Literary fiction is a somewhat uneasy term that has come into common usage since around 1970, principally to distinguish 'serious' fiction from the many types of genre fiction and popular fiction. For example, a traditional first novel is supposed not to be science fiction, nor a detective story, but with literary content usually partly autobiographical.
Literary fiction includes works written as short story, novella, novel and novel sequence. Of these, the novella is relatively uncommon in English literature, and more important in German literature or Russian literature. There is no particular reason that forms should be so limited; other categories could include the novelette, and the graphic novel as represented by a work such as Jimmy Corrigan, the Smartest Kid on Earth.
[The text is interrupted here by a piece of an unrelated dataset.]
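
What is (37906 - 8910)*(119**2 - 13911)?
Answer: 7249000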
The distinction has its artificial side, in the sense that magical realism counts as literary, while fantasy writing is excluded; the dividing line cannot be accurately drawn on the basis of content alone, and has to include style as a consideration. Literary prizes usually concern themselves with literary fiction, and their shortlists can give a working definition.
It has become a commonplace that 'literary fiction' is in itself just another genre. This accords with the marketing practices now general in the book trade. It may also be taken to be the latest version of the death of the novel debate that has run from 1950, and reflects at one remove the importance accorded the novel as it replaced poetry as the central literary form in Western Europe and North America from the 1930s.